Retrieve your admin password from Secrets Manager:
aws secretsmanager get-secret-value \
--secret-id pmm-server-admin-password \
--query SecretString --output text
Extending PMM with Custom Queries
PMM lets you collect additional metrics through custom SQL queries. The module supports this directly:
module "pmm" {
source = "infrahouse/pmm-ecs/aws"
version = "~> 1.1"
# ... other configuration ...
postgresql_custom_queries_medium_resolution = file("${path.module}/queries/pg-activity.yml")
postgresql_custom_queries_low_resolution = file("${path.module}/queries/pg-indexes.yml")
}
For example, we added this query to track connection states and blocked processes at the client I mentioned earlier:
pg_activity:
query: |
SELECT datname, state, wait_event_type, wait_event,
COUNT(*) as processes,
MAX(extract(epoch from clock_timestamp() - xact_start))
FILTER (WHERE xact_start IS NOT NULL
AND query !~* '.*autovacuum.*') as in_transaction_seconds,
COUNT(*) FILTER (WHERE cardinality(pg_blocking_pids(pid)) > 0) as blocked
FROM pg_stat_activity
WHERE datname !~ '^(postgres|rdsadmin|template(0|1))$'
AND pid <> pg_backend_pid()
GROUP BY datname, state, wait_event_type, wait_event
The data flows into the same dashboards and alerting system as built-in metrics.
The Cost
PMM is open source. The infrastructure to run it costs about $111/month:
| Component | Monthly Cost |
|---|---|
| EC2 m5.large (on-demand) | $70 |
| Application Load Balancer | $23 |
| EBS GP3 Storage (100GB) | $8 |
| EBS Snapshots (daily backups) | $5 |
| CloudWatch Logs & Metrics | $5 |
| Total | $111 |
This is a flat cost regardless of how many databases you monitor. If you’re running a dozen PostgreSQL instances, PMM at $111/month beats per-host pricing models quickly.
A 1-year Reserved Instance drops the EC2 cost to ~$42/month, bringing the total to around $83/month.
Getting Started
The module is on the Terraform Registry:
git clone https://github.com/infrahouse/terraform-aws-pmm-ecs
cd terraform-aws-pmm-ecs/examples/with-rds-monitoring
The repository includes deployment examples, sample custom queries, troubleshooting guides, and runbooks.
Summary
PMM is a useful tool built by people who understand database problems. It fills gaps that generic monitoring tools leave behind.

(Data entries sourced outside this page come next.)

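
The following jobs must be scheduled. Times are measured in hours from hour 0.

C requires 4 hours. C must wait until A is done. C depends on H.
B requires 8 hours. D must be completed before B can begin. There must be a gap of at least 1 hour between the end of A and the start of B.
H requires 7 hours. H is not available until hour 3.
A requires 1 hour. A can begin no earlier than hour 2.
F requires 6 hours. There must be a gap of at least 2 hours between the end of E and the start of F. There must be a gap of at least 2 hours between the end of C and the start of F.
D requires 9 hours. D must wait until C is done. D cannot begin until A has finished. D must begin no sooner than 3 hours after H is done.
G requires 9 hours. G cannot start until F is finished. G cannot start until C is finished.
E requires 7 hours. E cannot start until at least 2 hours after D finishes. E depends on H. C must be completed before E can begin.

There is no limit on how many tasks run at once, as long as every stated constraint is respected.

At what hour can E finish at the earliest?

After its own release at hour 3, H can start at hour 3 and finishes at hour 10.
A waits on its own release at hour 2, so it starts at hour 2 and finishes at 2 + 1 = hour 3.
C cannot start until A (finishes hour 3); H (finishes hour 10). The controlling bound is hour 10, so C finishes at 10 + 4 = hour 14.
D has to wait for C (finishes hour 14); A (finishes hour 3); H (finishes hour 10, plus 3-hour gap → hour 13). The latest of these is hour 14, so D runs hour 14 to 14 + 9 = hour 23.
For E: D (finishes hour 23, plus 2-hour gap → hour 25); H (finishes hour 10); C (finishes hour 14). Taking the maximum gives a start of hour 25, and it finishes at 25 + 7 = hour 32.

32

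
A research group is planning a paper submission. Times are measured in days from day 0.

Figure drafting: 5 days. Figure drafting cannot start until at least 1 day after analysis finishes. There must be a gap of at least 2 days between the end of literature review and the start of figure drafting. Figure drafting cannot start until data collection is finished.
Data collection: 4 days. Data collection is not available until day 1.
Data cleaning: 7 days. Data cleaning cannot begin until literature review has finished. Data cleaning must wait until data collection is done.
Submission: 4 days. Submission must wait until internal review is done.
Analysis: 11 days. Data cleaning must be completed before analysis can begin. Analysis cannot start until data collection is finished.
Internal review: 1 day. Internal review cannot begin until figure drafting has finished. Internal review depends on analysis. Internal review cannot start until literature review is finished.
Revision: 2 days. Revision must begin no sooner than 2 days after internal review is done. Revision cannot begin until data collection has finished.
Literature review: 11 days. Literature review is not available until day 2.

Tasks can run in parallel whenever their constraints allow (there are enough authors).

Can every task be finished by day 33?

Data collection cannot begin until its own release at day 1. It runs from day 1 to 1 + 4 = day 5.
Literature review waits on its own release at day 2, so it starts at day 2 and finishes at 2 + 11 = day 13.
Data cleaning needs all of literature review (finishes day 13); data collection (finishes day 5). That puts its earliest start at day 13; it finishes at 13 + 7 = day 20.
Analysis cannot start until data cleaning (finishes day 20); data collection (finishes day 5). The controlling bound is day 20, so analysis finishes at 20 + 11 = day 31.
Figure drafting has to wait for analysis (finishes day 31, plus 1-day gap → day 32); literature review (finishes day 13, plus 2-day gap → day 15); data collection (finishes day 5). The latest of these is day 32, so figure drafting runs day 32 to 32 + 5 = day 37.
For internal review: figure drafting (finishes day 37); analysis (finishes day 31); literature review (finishes day 13). Taking the maximum gives a start of day 37, and it finishes at 37 + 1 = day 38.
Submission waits on internal review (finishes day 38), so it starts at day 38 and finishes at 38 + 4 = day 42.
Revision needs all of internal review (finishes day 38, plus 2-day gap → day 40); data collection (finishes day 5). That puts its earliest start at day 40; it finishes at 40 + 2 = day 42.
The earliest everything can be done is day 42, which is after the deadline of 33, so it is not possible.

No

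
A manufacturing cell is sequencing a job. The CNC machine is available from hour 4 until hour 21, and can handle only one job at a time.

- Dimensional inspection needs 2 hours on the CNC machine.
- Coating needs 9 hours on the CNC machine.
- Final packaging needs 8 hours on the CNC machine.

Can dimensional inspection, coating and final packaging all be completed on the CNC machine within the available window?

The CNC machine window is 21 − 4 = 17 hours.
Running back to back, the jobs need 2 + 9 + 8 = 19 hours on the CNC machine.
Since 19 > 17, they cannot all fit.

No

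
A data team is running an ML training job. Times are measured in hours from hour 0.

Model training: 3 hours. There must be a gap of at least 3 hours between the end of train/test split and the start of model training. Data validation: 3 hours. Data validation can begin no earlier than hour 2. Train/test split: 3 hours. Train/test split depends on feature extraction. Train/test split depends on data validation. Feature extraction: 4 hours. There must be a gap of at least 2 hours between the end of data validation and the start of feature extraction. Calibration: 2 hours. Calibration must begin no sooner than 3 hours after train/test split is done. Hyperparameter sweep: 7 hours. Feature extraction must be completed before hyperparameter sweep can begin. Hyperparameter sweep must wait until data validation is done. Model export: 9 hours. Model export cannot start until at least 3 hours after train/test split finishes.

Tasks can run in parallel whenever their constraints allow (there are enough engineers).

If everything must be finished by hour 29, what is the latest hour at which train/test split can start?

Model training must finish by hour 29; it takes 3 hours, so it must start by 29 − 3 = hour 26.
Calibration must finish by hour 29; it takes 2 hours, so it must start by 29 − 2 = hour 27.
To finish by hour 29, model export (duration 9) must start no later than hour 20.
For train/test split: model training (must start by hour 26, minus 3-hour gap → hour 23); calibration (must start by hour 27, minus 3-hour gap → hour 24); model export (must start by hour 20, minus 3-hour gap → hour 17). The most restrictive is hour 17; with a 3-hour duration, train/test split must start by hour 14.

14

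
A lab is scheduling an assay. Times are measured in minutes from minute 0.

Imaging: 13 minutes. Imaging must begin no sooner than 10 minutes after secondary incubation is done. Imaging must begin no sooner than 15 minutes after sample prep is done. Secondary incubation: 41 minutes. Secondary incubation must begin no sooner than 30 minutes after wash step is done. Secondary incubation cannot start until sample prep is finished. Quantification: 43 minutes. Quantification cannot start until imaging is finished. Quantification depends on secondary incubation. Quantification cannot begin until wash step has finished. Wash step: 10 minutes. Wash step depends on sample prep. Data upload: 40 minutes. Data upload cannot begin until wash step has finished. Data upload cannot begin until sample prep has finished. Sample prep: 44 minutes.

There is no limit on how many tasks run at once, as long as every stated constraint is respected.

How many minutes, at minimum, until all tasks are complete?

191

Sample prep can start immediately at minute 0; it finishes at minute 44.
Wash step cannot begin until sample prep (finishes minute 44). It runs from minute 44 to 44 + 10 = minute 54.
Data upload has to wait for wash step (finishes minute 54); sample prep (finishes minute 44). The latest of these is minute 54, so data upload runs minute 54 to 54 + 40 = minute 94.
Secondary incubation has to wait for wash step (finishes minute 54, plus 30-minute gap → minute 84); sample prep (finishes minute 44). The latest of these is minute 84, so secondary incubation runs minute 84 to 84 + 41 = minute 125.
Imaging cannot start until secondary incubation (finishes minute 125, plus 10-minute gap → minute 135); sample prep (finishes minute 44, plus 15-minute gap → minute 59). The controlling bound is minute 135, so imaging finishes at 135 + 13 = minute 148.
Quantification needs all of imaging (finishes minute 148); secondary incubation (finishes minute 125); wash step (finishes minute 54). That puts its earliest start at minute 148; it finishes at 148 + 43 = minute 191.
All tasks are finished once the last one completes. Finish times: Sample prep at 44, Wash step at 54, Secondary incubation at 125, Imaging at 148, Quantification at 191, Data upload at 94. The latest is minute 191.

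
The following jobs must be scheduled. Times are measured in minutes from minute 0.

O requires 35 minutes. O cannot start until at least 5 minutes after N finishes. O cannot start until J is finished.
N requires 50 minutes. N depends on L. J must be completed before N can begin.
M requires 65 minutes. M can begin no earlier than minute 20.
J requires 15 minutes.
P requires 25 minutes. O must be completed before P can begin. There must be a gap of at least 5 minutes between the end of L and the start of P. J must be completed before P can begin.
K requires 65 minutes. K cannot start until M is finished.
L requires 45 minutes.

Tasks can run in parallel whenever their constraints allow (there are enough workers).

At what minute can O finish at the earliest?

135

L has no prerequisites, so it starts at minute 0 and finishes at minute 45.
Nothing blocks J, so it runs from minute 0 to minute 15.
N needs all of L (finishes minute 45); J (finishes minute 15). That puts its earliest start at minute 45; it finishes at 45 + 50 = minute 95.
For O: N (finishes minute 95, plus 5-minute gap → minute 100); J (finishes minute 15). Taking the maximum gives a start of minute 100, and it finishes at 100 + 35 = minute 135.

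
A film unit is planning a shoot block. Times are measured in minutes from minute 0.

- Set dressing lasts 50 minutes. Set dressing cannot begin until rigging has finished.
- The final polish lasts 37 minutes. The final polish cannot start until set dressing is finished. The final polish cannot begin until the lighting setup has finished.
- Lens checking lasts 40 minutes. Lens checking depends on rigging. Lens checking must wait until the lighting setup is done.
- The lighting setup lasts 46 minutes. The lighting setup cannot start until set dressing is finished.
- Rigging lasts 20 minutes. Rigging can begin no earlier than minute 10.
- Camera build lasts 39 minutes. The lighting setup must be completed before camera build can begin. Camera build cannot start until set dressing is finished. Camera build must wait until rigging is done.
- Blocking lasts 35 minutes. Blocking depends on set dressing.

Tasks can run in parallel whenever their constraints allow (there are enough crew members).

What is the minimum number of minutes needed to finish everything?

Rigging waits on its own release at minute 10, so it starts at minute 10 and finishes at 10 + 20 = minute 30.
Set dressing waits on rigging (finishes minute 30), so it starts at minute 30 and finishes at 30 + 50 = minute 80.
Blocking waits on set dressing (finishes minute 80), so it starts at minute 80 and finishes at 80 + 35 = minute 115.
The lighting setup cannot begin until set dressing (finishes minute 80). It runs from minute 80 to 80 + 46 = minute 126.
The final polish has to wait for set dressing (finishes minute 80); the lighting setup (finishes minute 126). The latest of these is minute 126, so the final polish runs minute 126 to 126 + 37 = minute 163.
Lens checking needs all of rigging (finishes minute 30); the lighting setup (finishes minute 126). That puts its earliest start at minute 126; it finishes at 126 + 40 = minute 166.
Camera build needs all of the lighting setup (finishes minute 126); set dressing (finishes minute 80); rigging (finishes minute 30). That puts its earliest start at minute 126; it finishes at 126 + 39 = minute 165.
All tasks are finished once the last one completes. Finish times: Rigging at 30, Set dressing at 80, The lighting setup at 126, Camera build at 165, Lens checking at 166, Blocking at 115, The final polish at 163. The latest is minute 166.

166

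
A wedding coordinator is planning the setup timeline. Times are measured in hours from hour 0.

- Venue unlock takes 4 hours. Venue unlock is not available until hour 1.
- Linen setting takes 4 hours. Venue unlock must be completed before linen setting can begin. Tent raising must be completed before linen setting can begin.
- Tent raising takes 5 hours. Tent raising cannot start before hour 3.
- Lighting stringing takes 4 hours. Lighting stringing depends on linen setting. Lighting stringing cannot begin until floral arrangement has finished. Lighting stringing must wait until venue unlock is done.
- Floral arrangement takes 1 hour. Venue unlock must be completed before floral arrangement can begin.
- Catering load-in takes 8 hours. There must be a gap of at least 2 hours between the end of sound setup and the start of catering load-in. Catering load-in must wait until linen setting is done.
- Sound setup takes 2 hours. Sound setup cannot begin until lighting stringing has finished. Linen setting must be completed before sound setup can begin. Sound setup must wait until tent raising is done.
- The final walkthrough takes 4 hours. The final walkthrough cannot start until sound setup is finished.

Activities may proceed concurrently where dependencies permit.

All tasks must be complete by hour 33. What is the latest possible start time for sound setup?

21

Catering load-in must finish by hour 33; it takes 8 hours, so it must start by 33 − 8 = hour 25.
Nothing follows the final walkthrough; the deadline of hour 33 is its only limit. It must start by 33 − 4 = hour 29.
For sound setup: catering load-in (must start by hour 25, minus 2-hour gap → hour 23); the final walkthrough (must start by hour 29). The most restrictive is hour 23; with a 2-hour duration, sound setup must start by hour 21.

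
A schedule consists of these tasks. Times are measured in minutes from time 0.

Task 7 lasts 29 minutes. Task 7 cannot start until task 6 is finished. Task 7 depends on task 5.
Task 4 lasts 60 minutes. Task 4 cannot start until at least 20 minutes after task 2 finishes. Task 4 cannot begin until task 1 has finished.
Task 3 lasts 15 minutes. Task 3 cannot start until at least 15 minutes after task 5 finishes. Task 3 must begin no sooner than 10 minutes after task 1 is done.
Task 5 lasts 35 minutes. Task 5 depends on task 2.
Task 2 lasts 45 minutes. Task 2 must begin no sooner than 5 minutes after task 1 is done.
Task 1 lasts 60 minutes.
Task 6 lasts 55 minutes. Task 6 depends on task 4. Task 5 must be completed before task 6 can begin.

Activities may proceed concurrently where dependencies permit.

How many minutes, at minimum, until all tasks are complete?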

The InfraHouse Terraform module takes that useful tool and makes it production-ready on AWS: persistent storage,
daily backups, auto-recovery, HTTPS, and monitoring for the monitoring system itself. One terraform apply, and
you’re done.
InfraHouse builds production-ready Terraform modules for AWS. The terraform-aws-pmm-ecs module is open source under the Apache 2.0 license.